Now, to end on my personal qualms, on why this development irks me in a way Trump’s temporary takeover of Washington did not. Remember: I think it’s a brilliant stroke of national politics — big Democratic cities really are irreparably broken, and holding them up to the spotlight as “What Not to Do” examples of blue-state dysfunction in this way is a genius Alinskyite maneuver. On the downside, I think it’s blatantly unconstitutional as well. (As it turns out, I weight the second criterion more heavily than the first.)

But most of all, I cannot escape feeling used. Donald Trump isn’t likely to get after the real sources of Chicago crime. The kind of crime that got “Big Balls” beaten is almost entirely seasonal here in Chicago (as I suspect it also is in the District) — it comes during summer months from large numbers of bored urban teens roaming the streets. Calling in the Guard, to locations in the Loop or other touristy areas of the city, actually probably would have marginally helped stave off such situations, at least temporarily.

But Washington, D.C., is not Chicago. I mean this not only in the sense that the District is essentially a federally controlled appanage and not properly independent of Congress like Chicago is, but also in the sense that D.C. is the size of a torn postage stamp. Chicago is emphatically not: our “downtown region” here is only slightly smaller than “your entire city.” And our violent crime predominantly happens not in the heart of the city — absent youth razzias or massive civil unrest — but rather on our South and West sides.

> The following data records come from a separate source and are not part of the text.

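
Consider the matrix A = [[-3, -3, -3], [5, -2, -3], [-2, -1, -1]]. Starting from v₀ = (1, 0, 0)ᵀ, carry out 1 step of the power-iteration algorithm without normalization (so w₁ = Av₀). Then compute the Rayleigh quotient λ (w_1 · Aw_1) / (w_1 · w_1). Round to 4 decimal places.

λ ≈ -2.6579

w1 = Av₀ = ((-3)·1 + (-3)·0 + (-3)·0; 5·1 + (-2)·0 + (-3)·0; (-2)·1 + (-1)·0 + (-1)·0) = (-3, 5, -2)
Aw1 = (0, -19, 3)
w1·Aw1 = (-3)·0 + 5·(-19) + (-2)·3 = -101; w1·w1 = (-3)·(-3) + 5·5 + (-2)·(-2) = 38
λ ≈ -101/38 = -2.6579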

Would the Guard be headed there? Without police powers or arrest powers? Of course not. They will be stationed at El stops and on the Magnificent Mile, maybe even in my neighborhood. They won’t (because they cannot and never could) be patrolling the places where Chicago’s crime both originates from and proliferates in. It would all be temporary street theater, and unconstitutional street theater at that. Trump’s point here is not to make my city safe, but rather to get pundits, internet commentators, and cable news journos buzzing about the name “Trump” next to the idea of “law and order.”

Brilliant branding though it is, it remains a branding exercise, no more and no less. And once the time for such branding has passed, JB Pritzker and Brandon Johnson will remain, and we Chicagoans will still have to live here. I well understand that the entire point of Trump’s move is to expose the intractable progressive mulishness of blue-state Democratic politicians — that is why I can still tip my cap to their strategic brilliance despite the insuperable legal objections.

But I still feel cheaply used, a means to an end that serves Donald Trump, and not my city, community, or family in the long run. Nothing will improve here — there will be only retrenchment. The “resistance” will only burn ever brighter in states like Illinois and California and New York (if for no other reason than due to the national pretensions of their politicians), and good people will be caught in the political crossfire.